Now Ms. Hopwood has decided it's time for a change. Her decision to not stand for re-election was not one that she took lightly. She attributes this decision to a desire to focus more specifically on health care policy and reform. In particular she hopes to address the plight of nurses in our states hospitals.

“I want to put back into nursing, the career that has given me so much over the years,”she says. Having been a nurse in the public hospital system and community nursing program for 34 years Ms Hopwood felt as though she had a unique perspective on nursing and that her experience both as a nurse and as a politician would give her a strong background with which to address the needs of Australian nurses.

“Being a nurse I understand many of the aspects of the culture and conditions. It's not all about the pay and it's not all about the conditions but a combination. It's an issue of having respect for the role of the nurses and reducing bullying in the work place. Although the pay is an obvious concern for many nurses, more often the reports are about the lack of skill mix on the ward area, the bed occupancy which in some places can be over 100%, and a lack of adequate leadership.
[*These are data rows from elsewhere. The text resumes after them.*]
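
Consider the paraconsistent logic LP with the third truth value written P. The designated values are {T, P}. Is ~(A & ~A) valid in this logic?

Yes

Every assignment of A over {T, P, F} gives a value in {T, P}.
In particular, with A=P: ~(A & ~A) = P.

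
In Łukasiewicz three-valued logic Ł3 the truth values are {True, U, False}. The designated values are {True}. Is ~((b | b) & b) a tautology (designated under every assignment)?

No

Countermodel: b=True gives False, which is not designated.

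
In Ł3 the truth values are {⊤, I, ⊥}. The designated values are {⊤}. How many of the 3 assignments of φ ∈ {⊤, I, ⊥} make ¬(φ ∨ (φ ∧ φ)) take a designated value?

1

φ=⊤: ⊥ ·
φ=I: I ·
φ=⊥: ⊤ ✓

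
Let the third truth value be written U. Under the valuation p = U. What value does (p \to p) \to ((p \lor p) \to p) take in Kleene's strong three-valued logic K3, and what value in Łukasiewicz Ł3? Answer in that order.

U; true

In Kleene's strong three-valued logic K3: p \to p = U \to U = U  [\lnot U \lor U]
p \lor p = U \lor U = U
(p \lor p) \to p = U \to U = U
(p \to p) \to ((p \lor p) \to p) = U \to U = U
In Łukasiewicz Ł3: p \to p = U \to U = true  [min(1, 1−½+½)]
p \lor p = U \lor U = U
(p \lor p) \to p = U \to U = true
(p \to p) \to ((p \lor p) \to p) = true \to true = true
They differ because Kleene's strong three-valued logic K3 and Łukasiewicz Ł3 treat U differently under implication.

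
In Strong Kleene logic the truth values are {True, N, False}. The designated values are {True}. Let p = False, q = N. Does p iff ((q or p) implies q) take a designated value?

No

q or p = N or False = N
(q or p) implies q = N implies N = N
p iff ((q or p) implies q) = False iff N = N
N ∉ {True}.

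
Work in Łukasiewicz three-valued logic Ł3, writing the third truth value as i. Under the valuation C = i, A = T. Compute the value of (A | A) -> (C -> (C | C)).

T

A | A = T | T = T
C | C = i | i = i
C -> (C | C) = i -> i = T  [min(1, 1−½+½)]
(A | A) -> (C -> (C | C)) = T -> T = T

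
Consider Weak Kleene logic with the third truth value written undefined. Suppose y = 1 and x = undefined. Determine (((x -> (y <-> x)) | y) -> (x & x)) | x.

undefined

y <-> x = 1 <-> undefined = undefined
x -> (y <-> x) = undefined -> undefined = undefined  [any arg is the third value ⇒ result is the third value]
(x -> (y <-> x)) | y = undefined | 1 = undefined
x & x = undefined & undefined = undefined
((x -> (y <-> x)) | y) -> (x & x) = undefined -> undefined = undefined
(((x -> (y <-> x)) | y) -> (x & x)) | x = undefined | undefined = undefined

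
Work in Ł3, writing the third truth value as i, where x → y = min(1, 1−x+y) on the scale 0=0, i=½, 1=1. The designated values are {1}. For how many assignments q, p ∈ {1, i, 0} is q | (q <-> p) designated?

Of the 9 assignments, 5 give a value in {1}.

5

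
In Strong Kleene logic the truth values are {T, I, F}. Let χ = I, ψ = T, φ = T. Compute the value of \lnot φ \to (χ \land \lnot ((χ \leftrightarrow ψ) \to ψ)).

\lnot φ = \lnot T = F
χ \leftrightarrow ψ = I \leftrightarrow T = I
(χ \leftrightarrow ψ) \to ψ = I \to T = T
\lnot ((χ \leftrightarrow ψ) \to ψ) = \lnot T = F
χ \land \lnot ((χ \leftrightarrow ψ) \to ψ) = I \land F = F
\lnot φ \to (χ \land \lnot ((χ \leftrightarrow ψ) \to ψ)) = F \to F = T

T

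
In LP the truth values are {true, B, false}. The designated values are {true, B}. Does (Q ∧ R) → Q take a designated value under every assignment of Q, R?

Yes

Every assignment of Q, R over {true, B, false} gives a value in {true, B}.
In particular, with Q=B, R=B: (Q ∧ R) → Q = B.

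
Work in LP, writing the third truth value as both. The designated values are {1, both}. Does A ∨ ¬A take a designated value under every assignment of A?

Yes

Every assignment of A over {1, both, 0} gives a value in {1, both}.
In particular, with A=both: A ∨ ¬A = both.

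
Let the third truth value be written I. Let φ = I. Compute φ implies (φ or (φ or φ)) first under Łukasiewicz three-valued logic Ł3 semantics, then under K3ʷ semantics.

In Łukasiewicz three-valued logic Ł3: φ or φ = I or I = I
φ or (φ or φ) = I or I = I
φ implies (φ or (φ or φ)) = I implies I = ⊤  [min(1, 1−½+½)]
In K3ʷ: φ or φ = I or I = I
φ or (φ or φ) = I or I = I
φ implies (φ or (φ or φ)) = I implies I = I  [any arg is the third value ⇒ result is the third value]
They differ because Łukasiewicz three-valued logic Ł3 and K3ʷ treat I differently under the binary connectives.

⊤; I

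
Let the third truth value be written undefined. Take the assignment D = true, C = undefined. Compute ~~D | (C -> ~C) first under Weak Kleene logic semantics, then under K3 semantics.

undefined; true

In Weak Kleene logic: ~D = ~true = false
~~D = ~false = true
~C = ~undefined = undefined
C -> ~C = undefined -> undefined = undefined  [any arg is the third value ⇒ result is the third value]
~~D | (C -> ~C) = true | undefined = undefined
In K3: ~D = ~true = false
~~D = ~false = true
~C = ~undefined = undefined
C -> ~C = undefined -> undefined = undefined  [~undefined | undefined]
~~D | (C -> ~C) = true | undefined = true
They differ because Weak Kleene logic and K3 treat undefined differently under the binary connectives.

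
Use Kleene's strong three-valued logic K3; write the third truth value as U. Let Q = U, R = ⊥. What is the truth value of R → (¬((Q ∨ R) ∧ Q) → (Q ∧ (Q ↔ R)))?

Q ∨ R = U ∨ ⊥ = U
(Q ∨ R) ∧ Q = U ∧ U = U
¬((Q ∨ R) ∧ Q) = ¬U = U
Q ↔ R = U ↔ ⊥ = U
Q ∧ (Q ↔ R) = U ∧ U = U
¬((Q ∨ R) ∧ Q) → (Q ∧ (Q ↔ R)) = U → U = U  [¬U ∨ U]
R → (¬((Q ∨ R) ∧ Q) → (Q ∧ (Q ↔ R))) = ⊥ → U = ⊤

⊤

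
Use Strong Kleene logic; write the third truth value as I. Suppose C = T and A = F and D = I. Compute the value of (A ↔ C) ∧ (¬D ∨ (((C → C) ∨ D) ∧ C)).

F

A ↔ C = F ↔ T = F
¬D = ¬I = I
C → C = T → T = T
(C → C) ∨ D = T ∨ I = T
((C → C) ∨ D) ∧ C = T ∧ T = T
¬D ∨ (((C → C) ∨ D) ∧ C) = I ∨ T = T
(A ↔ C) ∧ (¬D ∨ (((C → C) ∨ D) ∧ C)) = F ∧ T = F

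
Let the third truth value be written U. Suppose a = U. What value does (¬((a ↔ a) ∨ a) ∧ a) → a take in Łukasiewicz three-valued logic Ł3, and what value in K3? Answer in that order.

In Łukasiewicz three-valued logic Ł3: a ↔ a = U ↔ U = ⊤  [1 − |½−½|]
(a ↔ a) ∨ a = ⊤ ∨ U = ⊤
¬((a ↔ a) ∨ a) = ¬⊤ = ⊥
¬((a ↔ a) ∨ a) ∧ a = ⊥ ∧ U = ⊥
(¬((a ↔ a) ∨ a) ∧ a) → a = ⊥ → U = ⊤
In K3: a ↔ a = U ↔ U = U
(a ↔ a) ∨ a = U ∨ U = U
¬((a ↔ a) ∨ a) = ¬U = U
¬((a ↔ a) ∨ a) ∧ a = U ∧ U = U
(¬((a ↔ a) ∨ a) ∧ a) → a = U → U = U  [¬U ∨ U]
They differ because Łukasiewicz three-valued logic Ł3 and K3 treat U differently under implication.

⊤; U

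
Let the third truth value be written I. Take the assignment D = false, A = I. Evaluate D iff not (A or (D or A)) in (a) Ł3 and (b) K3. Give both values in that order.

In Ł3: D or A = false or I = I
A or (D or A) = I or I = I
not (A or (D or A)) = not I = I
D iff not (A or (D or A)) = false iff I = I  [1 − |0−½|]
In K3: D or A = false or I = I
A or (D or A) = I or I = I
not (A or (D or A)) = not I = I
D iff not (A or (D or A)) = false iff I = I

I; I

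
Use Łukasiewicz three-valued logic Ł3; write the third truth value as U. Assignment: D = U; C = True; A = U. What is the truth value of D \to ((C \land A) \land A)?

True

C \land A = True \land U = U
(C \land A) \land A = U \land U = U
D \to ((C \land A) \land A) = U \to U = True  [min(1, 1−½+½)]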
These are things that nurse are finding really difficult to deal with.” she says.

Alongside long term ally, Shadow minister for Health Jillian Skinner, Ms Hopwood hopes to assist the Coalition in developing a new health policy. Should there be a change in NSW Government Ms Hopwood would be keen to continue her work in health care reform with a government in transition, while pursuing her PhD in a related field. While Ms Hopwood is excited by the opportunity to work in a more specialised health care role, the electorate of Hornsby may not share the same enthusiasm for her retirement from representative politics as her role in the community will likely prove a difficult act to follow.